Comme l’ont souligné plusieurs chercheurs (Fichtner et Heemskerk, 2017 ; Braun, 2021 ; Azar et Morton, 2018), BlackRock ne peut être réduite ni à une figure entièrement négative, ni à un simple prestataire financier neutre. Son influence est réelle, notamment en raison de la concentration sans précédent de capitaux sous sa gestion et de son rôle indirect mais significatif dans la gouvernance d’entreprises majeures à l’échelle planétaire. Cependant, elle ne correspond pas non plus au fantasme parfois véhiculé d’une entreprise dictant secrètement les politiques publiques nationales, y compris en France, où ses activités opérationnelles demeurent modestes en comparaison de son poids mondial.
Le cas français illustre particulièrement bien comment BlackRock peut devenir, malgré elle, un symbole des inquiétudes sociales liées à la financiarisation croissante de l’économie et aux craintes d’une perte de souveraineté démocratique sur les politiques publiques. Toutefois, comme l’ont rappelé plusieurs économistes critiques, il convient de dépasser les procès d’intention ou les approches simplistes pour mieux comprendre le fonctionnement réel de BlackRock, afin de pouvoir réguler efficacement ses activités là où cela est nécessaire.
En définitive, BlackRock pose avant tout des questions de gouvernance, de transparence démocratique, et de régulation appropriée du secteur financier mondial. Les débats académiques actuels suggèrent clairement qu’il existe un besoin réel d’adaptation des règles économiques et démocratiques pour encadrer l’activité d’un acteur aussi puissant, sans pour autant entraver la contribution positive que ces grands fonds peuvent offrir en termes de diversification des risques, de démocratisation de l’investissement financier, et de soutien à des objectifs sociétaux comme la transition énergétique ou la responsabilité sociale des entreprises.

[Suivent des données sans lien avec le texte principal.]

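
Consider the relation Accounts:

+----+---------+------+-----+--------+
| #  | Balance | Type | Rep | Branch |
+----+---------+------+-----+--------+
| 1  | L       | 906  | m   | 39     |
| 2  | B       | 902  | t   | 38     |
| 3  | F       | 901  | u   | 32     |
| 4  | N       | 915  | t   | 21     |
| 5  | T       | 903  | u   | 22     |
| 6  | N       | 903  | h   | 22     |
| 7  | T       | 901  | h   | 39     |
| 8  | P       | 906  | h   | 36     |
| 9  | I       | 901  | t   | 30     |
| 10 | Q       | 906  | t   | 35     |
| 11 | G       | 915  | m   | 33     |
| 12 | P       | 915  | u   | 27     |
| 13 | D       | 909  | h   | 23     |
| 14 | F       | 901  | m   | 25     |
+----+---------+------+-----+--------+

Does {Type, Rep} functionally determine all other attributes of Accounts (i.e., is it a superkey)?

Yes

All 14 rows have distinct {Type, Rep} values, so {Type, Rep} → (all attributes) holds and {Type, Rep} is a superkey.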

Plutôt que de diaboliser ou idéaliser un acteur tel que BlackRock, l’enjeu essentiel est de construire un dialogue public transparent, éclairé et constructif, capable d’intégrer ces grands acteurs financiers à un projet économique et démocratique commun. Cela nécessite, comme le soulignent de nombreux chercheurs, une meilleure compréhension collective des mécanismes financiers modernes et une régulation démocratique adaptée, afin de s’assurer que le secteur financier, même incarné par des géants comme BlackRock, reste au service de l’intérêt général et de la société dans son ensemble.